4. What can we learn from this discussion? We believe that one conclusion is very obvious: At this point, strong assumptions are necessary for making progress. Little is known about the networks in the brain necessary for reasoning or for using language. Without theorizing, there is no perspective for uncovering their function. Thus, any theory of cognitive brain processes needs speculative ingredients. One may agree to such theorizing as long as it stimulates empirical research. At this point, theoretical considerations do not help us to determine whether cell assemblies exhibit rhythmic activity or whether the sequence of their activity states is best described by strange attractors. In our target article, we preferred to investigate what appeared to us to be the simplest possibility. Why not try simple models first and look how far they take us? However, it is perhaps best to explore simple as well as more complex possibilities. When limitations of simple models become apparent, it is advantageous to have more complex ones they can be replaced with.
Elbert, T., Ray, W.J., Kowalik, Z.J., Skinner, J.E., Graf, K.E. & Birbaumer, N. (1994) Chaos and physiology: deterministic chaos in excitable cell assemblies. Physiol. Rev. 74:1-47.
Goertzel, B. (1994a) Periodic Brain Responses and Beyond. Commentary on Pulvermueller et al. on Brain-Rhythms. PSYCOLOQUY 5(51) brain-rhythms.3.goertzel.
Goertzel, B. (1994b) Chaotic logic: language, thought and reality from the perspective of complex systems science.
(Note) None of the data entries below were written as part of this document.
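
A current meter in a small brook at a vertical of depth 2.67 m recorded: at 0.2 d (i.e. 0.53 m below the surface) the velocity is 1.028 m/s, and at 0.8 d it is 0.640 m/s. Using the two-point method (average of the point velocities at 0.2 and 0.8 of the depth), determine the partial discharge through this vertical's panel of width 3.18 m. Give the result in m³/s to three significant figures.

v̄ = (1.028 + 0.640) / 2 = 0.8340 m/s
q = v̄ × d × w = 0.8340 × 2.67 × 3.18 = 7.081 m³/s

7.08 m³/s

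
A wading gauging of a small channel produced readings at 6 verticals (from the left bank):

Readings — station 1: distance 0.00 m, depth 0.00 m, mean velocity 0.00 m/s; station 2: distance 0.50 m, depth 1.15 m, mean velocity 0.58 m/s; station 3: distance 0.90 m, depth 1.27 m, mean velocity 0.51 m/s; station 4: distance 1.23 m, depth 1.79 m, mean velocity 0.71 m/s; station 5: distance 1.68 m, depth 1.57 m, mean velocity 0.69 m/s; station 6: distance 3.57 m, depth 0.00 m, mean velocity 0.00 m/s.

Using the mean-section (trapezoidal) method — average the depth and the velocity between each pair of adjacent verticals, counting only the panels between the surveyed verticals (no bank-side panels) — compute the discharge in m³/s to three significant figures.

Panel 1-2: Δb = 0.5 m, d̄ = (0.00+1.15)/2 = 0.575, v̄ = (0.00+0.58)/2 = 0.29 → q = 0.5×0.575×0.29 = 0.08338 m³/s
Panel 2-3: Δb = 0.4 m, d̄ = (1.15+1.27)/2 = 1.21, v̄ = (0.58+0.51)/2 = 0.545 → q = 0.4×1.21×0.545 = 0.2638 m³/s
Panel 3-4: Δb = 0.33 m, d̄ = (1.27+1.79)/2 = 1.53, v̄ = (0.51+0.71)/2 = 0.61 → q = 0.33×1.53×0.61 = 0.3080 m³/s
Panel 4-5: Δb = 0.45 m, d̄ = (1.79+1.57)/2 = 1.68, v̄ = (0.71+0.69)/2 = 0.7 → q = 0.45×1.68×0.7 = 0.5292 m³/s
Panel 5-6: Δb = 1.89 m, d̄ = (1.57+0.00)/2 = 0.785, v̄ = (0.69+0.00)/2 = 0.345 → q = 1.89×0.785×0.345 = 0.5119 m³/s
Q = Σ q = 1.696 m³/s

1.70 m³/s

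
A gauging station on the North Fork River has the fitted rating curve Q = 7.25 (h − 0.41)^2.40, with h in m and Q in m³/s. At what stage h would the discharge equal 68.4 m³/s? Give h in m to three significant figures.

h − h₀ = (Q/C)^(1/b) = (68.4/7.25)^(1/2.40) = 2.548 m
h = 0.41 + 2.548 = 2.958 m

2.96 m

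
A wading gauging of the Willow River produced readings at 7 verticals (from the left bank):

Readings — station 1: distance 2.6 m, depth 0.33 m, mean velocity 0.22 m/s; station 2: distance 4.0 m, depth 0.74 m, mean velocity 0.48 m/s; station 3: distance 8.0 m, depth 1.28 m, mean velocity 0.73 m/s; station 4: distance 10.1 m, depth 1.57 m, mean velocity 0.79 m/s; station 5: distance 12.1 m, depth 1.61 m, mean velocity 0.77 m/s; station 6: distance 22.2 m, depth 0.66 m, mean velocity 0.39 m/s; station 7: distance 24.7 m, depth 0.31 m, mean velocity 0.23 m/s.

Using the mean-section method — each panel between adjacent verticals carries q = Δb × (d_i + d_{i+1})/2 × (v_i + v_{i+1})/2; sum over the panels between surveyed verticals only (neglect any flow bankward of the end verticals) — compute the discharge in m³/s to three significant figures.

Panel 1-2: Δb = 1.4 m, d̄ = (0.33+0.74)/2 = 0.535, v̄ = (0.22+0.48)/2 = 0.35 → q = 1.4×0.535×0.35 = 0.2622 m³/s
Panel 2-3: Δb = 4 m, d̄ = (0.74+1.28)/2 = 1.01, v̄ = (0.48+0.73)/2 = 0.605 → q = 4×1.01×0.605 = 2.444 m³/s
Panel 3-4: Δb = 2.1 m, d̄ = (1.28+1.57)/2 = 1.425, v̄ = (0.73+0.79)/2 = 0.76 → q = 2.1×1.425×0.76 = 2.274 m³/s
Panel 4-5: Δb = 2 m, d̄ = (1.57+1.61)/2 = 1.59, v̄ = (0.79+0.77)/2 = 0.78 → q = 2×1.59×0.78 = 2.480 m³/s
Panel 5-6: Δb = 10.1 m, d̄ = (1.61+0.66)/2 = 1.135, v̄ = (0.77+0.39)/2 = 0.58 → q = 10.1×1.135×0.58 = 6.649 m³/s
Panel 6-7: Δb = 2.5 m, d̄ = (0.66+0.31)/2 = 0.485, v̄ = (0.39+0.23)/2 = 0.31 → q = 2.5×0.485×0.31 = 0.3759 m³/s
Q = Σ q = 14.49 m³/s

14.5 m³/s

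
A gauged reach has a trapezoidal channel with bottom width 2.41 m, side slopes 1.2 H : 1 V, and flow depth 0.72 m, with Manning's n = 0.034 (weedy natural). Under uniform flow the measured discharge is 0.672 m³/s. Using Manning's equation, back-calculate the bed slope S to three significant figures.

A = (b + z·y)·y = (2.41 + 1.2×0.72)×0.72 = 2.357 m²
P = b + 2y√(1+z²) = 2.41 + 2×0.72×√(1+1.2²) = 4.659 m
R = A/P = 2.357/4.659 = 0.5059 m
S = (Q·n / (1·A·R^(2/3)))² = (0.672×0.034 / (1×2.357×0.6349))² = 0.0002330

0.000233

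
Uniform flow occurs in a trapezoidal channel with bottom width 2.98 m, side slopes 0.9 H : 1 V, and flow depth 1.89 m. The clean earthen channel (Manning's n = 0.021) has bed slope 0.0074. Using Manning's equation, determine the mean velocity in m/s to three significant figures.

4.36 m/s

A = (b + z·y)·y = (2.98 + 0.9×1.89)×1.89 = 8.847 m²
P = b + 2y√(1+z²) = 2.98 + 2×1.89×√(1+0.9²) = 8.065 m
R = A/P = 8.847/8.065 = 1.097 m
Q = (1/n)·A·R^(2/3)·S^(1/2) = (1/0.021) × 8.847 × 1.097^(2/3) × 0.0074^(1/2) = 38.55 m³/s
V = Q/A = 38.55/8.847 = 4.357 m/s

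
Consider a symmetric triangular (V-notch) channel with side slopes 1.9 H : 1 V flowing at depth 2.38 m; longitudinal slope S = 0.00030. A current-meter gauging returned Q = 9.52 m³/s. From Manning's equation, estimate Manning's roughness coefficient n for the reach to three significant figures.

A = z·y² = 1.9×2.38² = 10.76 m²
P = 2y√(1+z²) = 2×2.38×√(1+1.9²) = 10.22 m
R = A/P = 10.76/10.22 = 1.053 m
n = (1/Q)·A·R^(2/3)·S^(1/2) = (1/9.52) × 10.76 × 1.035 × 0.01732 = 0.02027

0.0203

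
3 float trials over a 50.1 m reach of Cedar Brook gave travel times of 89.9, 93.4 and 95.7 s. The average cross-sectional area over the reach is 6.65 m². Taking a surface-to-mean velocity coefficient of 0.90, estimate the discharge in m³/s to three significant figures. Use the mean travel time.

t̄ = (89.9 + 93.4 + 95.7) / 3 = 93 s
v_surface = L / t̄ = 50.1 / 93 = 0.5387 m/s
v_mean = 0.90 × 0.5387 = 0.4848 m/s
Q = A × v_mean = 6.65 × 0.4848 = 3.224 m³/s

3.22 m³/s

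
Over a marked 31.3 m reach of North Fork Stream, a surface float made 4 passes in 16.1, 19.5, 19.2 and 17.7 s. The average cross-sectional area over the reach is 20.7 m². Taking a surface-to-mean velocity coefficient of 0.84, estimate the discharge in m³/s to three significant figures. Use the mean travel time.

t̄ = (16.1 + 19.5 + 19.2 + 17.7) / 4 = 18.125 s
v_surface = L / t̄ = 31.3 / 18.125 = 1.727 m/s
v_mean = 0.84 × 1.727 = 1.451 m/s
Q = A × v_mean = 20.7 × 1.451 = 30.03 m³/s

30.0 m³/s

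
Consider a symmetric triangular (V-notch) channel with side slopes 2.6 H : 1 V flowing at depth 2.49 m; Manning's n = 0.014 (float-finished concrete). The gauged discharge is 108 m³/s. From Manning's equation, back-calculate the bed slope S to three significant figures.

A = z·y² = 2.6×2.49² = 16.12 m²
P = 2y√(1+z²) = 2×2.49×√(1+2.6²) = 13.87 m
R = A/P = 16.12/13.87 = 1.162 m
S = (Q·n / (1·A·R^(2/3)))² = (108×0.014 / (1×16.12×1.105))² = 0.007201

0.00720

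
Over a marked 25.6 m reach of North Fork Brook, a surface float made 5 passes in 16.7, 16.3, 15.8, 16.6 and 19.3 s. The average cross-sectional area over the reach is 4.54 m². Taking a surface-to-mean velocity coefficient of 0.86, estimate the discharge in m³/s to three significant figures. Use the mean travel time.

5.90 m³/s

t̄ = (16.7 + 16.3 + 15.8 + 16.6 + 19.3) / 5 = 16.94 s
v_surface = L / t̄ = 25.6 / 16.94 = 1.511 m/s
v_mean = 0.86 × 1.511 = 1.300 m/s
Q = A × v_mean = 4.54 × 1.300 = 5.900 m³/s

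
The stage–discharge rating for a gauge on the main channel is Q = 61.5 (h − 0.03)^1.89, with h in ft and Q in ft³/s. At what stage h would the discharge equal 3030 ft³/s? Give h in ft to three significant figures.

7.89 ft

h − h₀ = (Q/C)^(1/b) = (3030/61.5)^(1/1.89) = 7.862 ft
h = 0.03 + 7.862 = 7.892 ft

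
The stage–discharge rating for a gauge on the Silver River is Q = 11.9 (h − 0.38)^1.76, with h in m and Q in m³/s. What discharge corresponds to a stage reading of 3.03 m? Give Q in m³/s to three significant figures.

66.1 m³/s

Q = 11.9 × (3.03 − 0.38)^1.76 = 11.9 × 2.65^1.76 = 66.14 m³/s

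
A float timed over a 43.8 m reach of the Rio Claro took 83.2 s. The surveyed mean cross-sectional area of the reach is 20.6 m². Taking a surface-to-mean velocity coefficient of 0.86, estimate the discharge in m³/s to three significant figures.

v_surface = L / t̄ = 43.8 / 83.2 = 0.5264 m/s
v_mean = 0.86 × 0.5264 = 0.4527 m/s
Q = A × v_mean = 20.6 × 0.4527 = 9.326 m³/s

9.33 m³/s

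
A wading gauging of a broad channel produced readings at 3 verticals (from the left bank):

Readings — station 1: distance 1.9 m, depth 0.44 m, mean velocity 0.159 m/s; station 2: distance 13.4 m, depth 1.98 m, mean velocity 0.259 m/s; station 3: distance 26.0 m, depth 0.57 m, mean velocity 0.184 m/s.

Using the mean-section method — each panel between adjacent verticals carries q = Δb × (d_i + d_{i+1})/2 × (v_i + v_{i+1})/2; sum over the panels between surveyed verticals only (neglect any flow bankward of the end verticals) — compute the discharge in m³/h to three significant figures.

Panel 1-2: Δb = 11.5 m, d̄ = (0.44+1.98)/2 = 1.21, v̄ = (0.159+0.259)/2 = 0.209 → q = 11.5×1.21×0.209 = 2.908 m³/s
Panel 2-3: Δb = 12.6 m, d̄ = (1.98+0.57)/2 = 1.275, v̄ = (0.259+0.184)/2 = 0.2215 → q = 12.6×1.275×0.2215 = 3.558 m³/s
Q = Σ q = 6.467 m³/s
= 6.467 × 3600 = 23280 m³/h

23300 m³/h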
New York: Plenum.
Lutzenberger, W., Preissl, H. & Pulvermueller, F. (1994) Fractal dimension of EEG time series and underying brain processes. submitted.
Muehlnickel, W., Rendtorff, N., Kowalik, Z.J., Rockstroh, B., Miltner, W. & Elbert, T. (1994) Testing the Determinism of EEG and MEG. Integrative Physiological and Behavioral Science (in press).
Pulvermueller, F., Preissl, H., Eulitz, C., Pantev, C., Lutzenberger, W., Elbert, T. & Birbaumer, N. (1994) Brain Rhythms, Cell Assemblies and Cognition: Evidence from the Processing of Words and Pseudowords. PSYCOLOQUY 5(48) brain-rhythms.1.pulvermueller.
Skarda, C.A. & Freeman, W.J. (1987) How brains make chaos in order to make sense of the world. Behav. Brain Sci. 10:161-195.